Oceanography shows that sea level at the height of the Ice Age about 20,000 years ago was more than 400 feet lower than it is today, Collina-Girard said. For the next 15,000 years, the sea rose as ice melted--as little as 2 feet per century at first and as much as 12 feet per century later.

When the thaw began, there were seven islands at the western end of the strait and a bit farther west, framing a section of the Atlantic in an “inland sea” described by Plato. Atlantis was in mid-channel, about 20 miles southwest of modern-day Tarifa, Spain, and 12 miles northwest of Tangier, Morocco, according to Collina-Girard.

As time passed, the rising sea consumed the islands one by one, until only Atlantis and one other remained. And for its last 300 years, Collina-Girard calculated that sea level at Atlantis was rising about 8 feet per century.

“A man with a 50-year life span would notice it,” he said.

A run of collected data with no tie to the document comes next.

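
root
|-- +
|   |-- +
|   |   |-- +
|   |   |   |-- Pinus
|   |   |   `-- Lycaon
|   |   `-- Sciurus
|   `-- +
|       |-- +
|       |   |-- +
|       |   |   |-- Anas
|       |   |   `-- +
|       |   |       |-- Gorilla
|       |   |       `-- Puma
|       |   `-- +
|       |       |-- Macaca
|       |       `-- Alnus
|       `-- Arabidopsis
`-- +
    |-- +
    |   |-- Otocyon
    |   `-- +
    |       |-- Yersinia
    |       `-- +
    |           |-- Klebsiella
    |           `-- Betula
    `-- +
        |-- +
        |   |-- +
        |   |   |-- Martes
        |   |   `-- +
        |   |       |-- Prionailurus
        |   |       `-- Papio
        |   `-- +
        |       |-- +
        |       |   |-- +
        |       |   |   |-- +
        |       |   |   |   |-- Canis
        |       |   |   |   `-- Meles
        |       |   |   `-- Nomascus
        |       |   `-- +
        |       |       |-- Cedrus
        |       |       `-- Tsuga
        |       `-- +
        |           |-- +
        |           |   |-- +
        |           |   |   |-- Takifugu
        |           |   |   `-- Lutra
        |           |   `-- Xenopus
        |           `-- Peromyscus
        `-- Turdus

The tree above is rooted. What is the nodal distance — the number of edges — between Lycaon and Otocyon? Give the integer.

The MRCA of Lycaon and Otocyon is the root of the tree.
From Lycaon up to that node: 4 branches. From Otocyon up to the same node: 3 branches. Total: 4 + 3 = 7.

7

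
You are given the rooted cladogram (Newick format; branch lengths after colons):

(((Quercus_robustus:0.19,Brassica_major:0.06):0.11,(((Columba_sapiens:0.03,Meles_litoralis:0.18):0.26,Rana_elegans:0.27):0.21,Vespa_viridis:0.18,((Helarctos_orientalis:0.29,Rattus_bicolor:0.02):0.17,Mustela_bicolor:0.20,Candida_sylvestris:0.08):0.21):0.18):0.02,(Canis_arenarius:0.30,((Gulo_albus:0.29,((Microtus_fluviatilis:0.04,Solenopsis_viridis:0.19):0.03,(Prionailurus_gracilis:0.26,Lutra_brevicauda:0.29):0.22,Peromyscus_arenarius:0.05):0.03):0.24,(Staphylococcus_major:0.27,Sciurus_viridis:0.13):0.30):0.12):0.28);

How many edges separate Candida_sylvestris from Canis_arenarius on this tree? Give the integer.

6

The MRCA of Candida_sylvestris and Canis_arenarius is the root of the tree.
From Candida_sylvestris up to that node: 4 branches. From Canis_arenarius up to the same node: 2 branches. Total: 4 + 2 = 6.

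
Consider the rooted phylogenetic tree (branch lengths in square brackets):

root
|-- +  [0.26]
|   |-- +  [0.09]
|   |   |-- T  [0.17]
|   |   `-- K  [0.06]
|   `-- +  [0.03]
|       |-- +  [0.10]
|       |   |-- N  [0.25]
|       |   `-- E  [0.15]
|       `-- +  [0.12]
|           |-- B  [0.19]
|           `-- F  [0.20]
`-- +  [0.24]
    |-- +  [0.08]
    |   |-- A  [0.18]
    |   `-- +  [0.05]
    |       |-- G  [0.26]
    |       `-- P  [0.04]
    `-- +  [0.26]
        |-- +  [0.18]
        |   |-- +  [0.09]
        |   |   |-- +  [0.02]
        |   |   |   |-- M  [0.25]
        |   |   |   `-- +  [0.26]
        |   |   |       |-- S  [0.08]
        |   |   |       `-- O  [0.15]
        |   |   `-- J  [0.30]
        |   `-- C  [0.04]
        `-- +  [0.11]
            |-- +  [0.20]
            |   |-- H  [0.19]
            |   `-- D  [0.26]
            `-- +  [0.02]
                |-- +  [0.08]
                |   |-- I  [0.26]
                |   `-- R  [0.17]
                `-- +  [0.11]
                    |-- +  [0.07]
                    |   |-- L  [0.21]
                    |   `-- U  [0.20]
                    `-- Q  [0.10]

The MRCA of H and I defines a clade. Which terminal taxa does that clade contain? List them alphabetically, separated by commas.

D, H, I, L, Q, R, U

Tracing H: it sits inside (H,D).
Tracing I: it sits inside (I,R).
The smallest clade enclosing both is ((H,D),((I,R),((L,U),Q))); the answer is its 7 terminal taxa in alphabetical order.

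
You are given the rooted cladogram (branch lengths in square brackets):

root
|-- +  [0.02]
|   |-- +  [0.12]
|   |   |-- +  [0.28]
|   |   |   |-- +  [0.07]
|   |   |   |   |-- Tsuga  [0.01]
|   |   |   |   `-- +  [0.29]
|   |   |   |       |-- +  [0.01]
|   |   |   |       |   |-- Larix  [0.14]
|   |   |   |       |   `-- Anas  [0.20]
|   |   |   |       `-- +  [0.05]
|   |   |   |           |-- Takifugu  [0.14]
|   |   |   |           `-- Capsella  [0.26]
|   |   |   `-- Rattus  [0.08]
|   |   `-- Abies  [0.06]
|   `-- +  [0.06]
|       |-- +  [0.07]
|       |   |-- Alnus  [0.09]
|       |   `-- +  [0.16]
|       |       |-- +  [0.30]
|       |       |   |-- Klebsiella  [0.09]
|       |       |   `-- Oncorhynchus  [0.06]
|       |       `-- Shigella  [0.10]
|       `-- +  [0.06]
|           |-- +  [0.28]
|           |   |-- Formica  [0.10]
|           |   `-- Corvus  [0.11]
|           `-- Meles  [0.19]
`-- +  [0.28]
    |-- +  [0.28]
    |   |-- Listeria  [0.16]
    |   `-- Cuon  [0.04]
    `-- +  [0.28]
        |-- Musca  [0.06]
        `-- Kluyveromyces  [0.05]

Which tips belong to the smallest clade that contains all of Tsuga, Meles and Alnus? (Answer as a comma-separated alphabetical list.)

Tracing Tsuga: it sits inside (Tsuga,((Larix,Anas),(Takifugu,Capsella))).
Tracing Meles: it sits inside ((Formica,Corvus),Meles).
Tracing Alnus: it sits inside (Alnus,((Klebsiella,Oncorhynchus),Shigella)).
The smallest clade enclosing all 3 is ((((Tsuga,((Larix,Anas),(Takifugu,Capsella))),Rattus),Abies),((Alnus,((Klebsiella,Oncorhynchus),Shigella)),((Formica,Corvus),Meles))); the answer is its 14 terminal taxa in alphabetical order.

Abies, Alnus, Anas, Capsella, Corvus, Formica, Klebsiella, Larix, Meles, Oncorhynchus, Rattus, Shigella, Takifugu, Tsuga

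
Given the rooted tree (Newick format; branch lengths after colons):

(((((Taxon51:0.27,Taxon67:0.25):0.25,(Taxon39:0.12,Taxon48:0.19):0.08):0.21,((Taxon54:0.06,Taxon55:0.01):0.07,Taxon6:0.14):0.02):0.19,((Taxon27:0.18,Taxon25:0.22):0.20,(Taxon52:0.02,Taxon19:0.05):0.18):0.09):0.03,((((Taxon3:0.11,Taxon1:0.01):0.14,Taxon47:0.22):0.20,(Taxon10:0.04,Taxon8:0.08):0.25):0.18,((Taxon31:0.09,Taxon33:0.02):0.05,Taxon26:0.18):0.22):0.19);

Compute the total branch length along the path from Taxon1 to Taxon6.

The path runs Taxon1 → … → MRCA → … → Taxon6; the MRCA is the root of the tree.
Branch lengths along that path: 0.01 + 0.14 + 0.20 + 0.18 + 0.19 + 0.03 + 0.19 + 0.02 + 0.14 = 1.10.

1.10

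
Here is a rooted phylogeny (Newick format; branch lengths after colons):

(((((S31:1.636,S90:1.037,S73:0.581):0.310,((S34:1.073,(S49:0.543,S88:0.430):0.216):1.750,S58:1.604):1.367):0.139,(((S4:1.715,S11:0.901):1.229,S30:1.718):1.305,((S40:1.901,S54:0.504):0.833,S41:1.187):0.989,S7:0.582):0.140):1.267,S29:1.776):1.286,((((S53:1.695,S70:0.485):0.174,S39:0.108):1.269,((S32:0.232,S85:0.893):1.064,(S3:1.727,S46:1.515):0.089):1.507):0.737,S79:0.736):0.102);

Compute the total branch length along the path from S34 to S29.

The path runs S34 → … → MRCA → … → S29; the MRCA is the node subtending ((((S31,S90,S73),((S34,(S49,S88)),S58)),(((S4,S11),S30),((S40,S54),S41),S7)),S29).
Branch lengths along that path: 1.073 + 1.750 + 1.367 + 0.139 + 1.267 + 1.776 = 7.372.

7.372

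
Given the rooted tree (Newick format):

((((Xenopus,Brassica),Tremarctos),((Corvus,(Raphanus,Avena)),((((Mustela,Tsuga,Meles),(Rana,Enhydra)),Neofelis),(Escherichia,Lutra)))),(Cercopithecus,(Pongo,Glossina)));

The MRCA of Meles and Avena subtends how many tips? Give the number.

11

The MRCA of Meles and Avena is the node subtending ((Corvus,(Raphanus,Avena)),((((Mustela,Tsuga,Meles),(Rana,Enhydra)),Neofelis),(Escherichia,Lutra))).
That clade contains 11 terminal taxa: Avena, Corvus, Enhydra, Escherichia, Lutra, Meles, Mustela, Neofelis, Rana, Raphanus, Tsuga.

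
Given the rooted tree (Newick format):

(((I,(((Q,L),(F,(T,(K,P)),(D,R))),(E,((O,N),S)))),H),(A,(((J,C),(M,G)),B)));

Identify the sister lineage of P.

K

P attaches to the tree at the node subtending (K,P).
The other lineage descending from that same node — the sister group — is the single tip K.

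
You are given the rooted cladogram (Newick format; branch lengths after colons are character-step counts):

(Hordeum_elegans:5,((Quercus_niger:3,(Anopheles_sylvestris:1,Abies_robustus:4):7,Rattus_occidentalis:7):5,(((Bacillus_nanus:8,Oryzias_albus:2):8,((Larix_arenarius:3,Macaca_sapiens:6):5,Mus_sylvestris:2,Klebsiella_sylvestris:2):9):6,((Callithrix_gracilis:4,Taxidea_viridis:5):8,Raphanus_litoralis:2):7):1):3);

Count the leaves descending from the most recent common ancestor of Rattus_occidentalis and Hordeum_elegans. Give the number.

14

The MRCA of Rattus_occidentalis and Hordeum_elegans is the root, so the clade is the entire tree.
That clade contains 14 terminal taxa: Abies_robustus, Anopheles_sylvestris, Bacillus_nanus, Callithrix_gracilis, Hordeum_elegans, Klebsiella_sylvestris, Larix_arenarius, Macaca_sapiens, Mus_sylvestris, Oryzias_albus, Quercus_niger, Raphanus_litoralis, Rattus_occidentalis, Taxidea_viridis.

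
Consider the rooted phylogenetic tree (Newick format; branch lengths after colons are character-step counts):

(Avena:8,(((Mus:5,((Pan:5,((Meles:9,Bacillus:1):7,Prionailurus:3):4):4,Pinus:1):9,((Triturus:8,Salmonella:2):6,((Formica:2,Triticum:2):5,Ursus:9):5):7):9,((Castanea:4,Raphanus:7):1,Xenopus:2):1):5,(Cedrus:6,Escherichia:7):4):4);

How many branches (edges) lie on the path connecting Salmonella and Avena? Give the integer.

7

The MRCA of Salmonella and Avena is the root of the tree.
From Salmonella up to that node: 6 branches. From Avena up to the same node: 1 branch. Total: 6 + 1 = 7.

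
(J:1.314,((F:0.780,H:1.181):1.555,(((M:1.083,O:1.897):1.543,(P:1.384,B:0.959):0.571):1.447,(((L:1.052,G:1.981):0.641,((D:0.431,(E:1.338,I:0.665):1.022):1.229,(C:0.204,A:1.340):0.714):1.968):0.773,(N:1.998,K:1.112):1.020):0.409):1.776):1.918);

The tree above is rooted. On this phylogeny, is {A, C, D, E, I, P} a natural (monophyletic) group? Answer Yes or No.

The MRCA of the listed taxa subtends (((M,O),(P,B)),(((L,G),((D,(E,I)),(C,A))),(N,K))).
That clade also contains B, G, K, L, M, N, O, which are not in the proposed group, so the group is not monophyletic.

No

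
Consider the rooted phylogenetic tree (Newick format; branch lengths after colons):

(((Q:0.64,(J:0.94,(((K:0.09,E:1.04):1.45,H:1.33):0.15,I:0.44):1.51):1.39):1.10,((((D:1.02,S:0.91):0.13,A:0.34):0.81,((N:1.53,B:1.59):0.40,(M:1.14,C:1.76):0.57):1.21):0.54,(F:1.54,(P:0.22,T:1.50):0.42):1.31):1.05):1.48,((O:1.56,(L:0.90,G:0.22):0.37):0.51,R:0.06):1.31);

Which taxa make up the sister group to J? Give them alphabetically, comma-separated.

E, H, I, K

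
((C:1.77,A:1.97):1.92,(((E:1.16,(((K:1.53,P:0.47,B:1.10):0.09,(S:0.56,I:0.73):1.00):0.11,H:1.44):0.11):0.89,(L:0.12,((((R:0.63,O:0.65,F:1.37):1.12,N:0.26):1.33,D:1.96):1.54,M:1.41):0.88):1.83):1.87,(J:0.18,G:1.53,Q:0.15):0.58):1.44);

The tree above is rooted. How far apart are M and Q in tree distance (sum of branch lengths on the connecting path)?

6.72

The path runs M → … → MRCA → … → Q; the MRCA is the node subtending (((E,(((K,P,B),(S,I)),H)),(L,((((R,O,F),N),D),M))),(J,G,Q)).
Branch lengths along that path: 1.41 + 0.88 + 1.83 + 1.87 + 0.58 + 0.15 = 6.72.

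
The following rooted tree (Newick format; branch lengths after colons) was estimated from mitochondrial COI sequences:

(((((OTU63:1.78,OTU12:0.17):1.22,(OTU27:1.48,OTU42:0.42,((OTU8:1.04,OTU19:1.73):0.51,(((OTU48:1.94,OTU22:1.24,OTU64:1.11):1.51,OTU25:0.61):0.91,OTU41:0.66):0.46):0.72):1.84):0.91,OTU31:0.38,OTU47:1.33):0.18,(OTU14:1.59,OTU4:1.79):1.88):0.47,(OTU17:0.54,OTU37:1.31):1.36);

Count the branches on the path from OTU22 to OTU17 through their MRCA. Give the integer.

11

The MRCA of OTU22 and OTU17 is the root of the tree.
From OTU22 up to that node: 9 branches. From OTU17 up to the same node: 2 branches. Total: 9 + 2 = 11.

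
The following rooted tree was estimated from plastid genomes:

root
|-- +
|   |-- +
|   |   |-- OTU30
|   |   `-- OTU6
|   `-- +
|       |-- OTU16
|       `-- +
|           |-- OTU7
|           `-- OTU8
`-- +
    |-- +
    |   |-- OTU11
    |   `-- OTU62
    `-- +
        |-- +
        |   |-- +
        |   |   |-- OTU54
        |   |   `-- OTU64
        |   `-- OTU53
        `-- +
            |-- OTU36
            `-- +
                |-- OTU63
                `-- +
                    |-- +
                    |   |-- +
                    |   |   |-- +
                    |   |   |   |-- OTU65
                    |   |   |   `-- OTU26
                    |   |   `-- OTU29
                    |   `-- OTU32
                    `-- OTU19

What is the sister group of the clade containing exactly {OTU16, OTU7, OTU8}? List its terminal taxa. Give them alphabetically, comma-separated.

OTU30, OTU6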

Most of his theory fits comfortably with the “Dialogues.” What does not is Critias’ estimate that Atlantis was “larger than Libya and Asia put together,” and his assertion that Atlantis succumbed to volcanic eruption. Collina-Girard’s Atlantis is nine miles long and three miles wide.

Collina-Girard said these discrepancies can be explained by different methods of measuring distances in Athens and Egypt, the origin of the Atlantis story, according to Critias, and the Athenians’ familiarity with volcanoes and earthquakes--and unfamiliarity with glacial melt.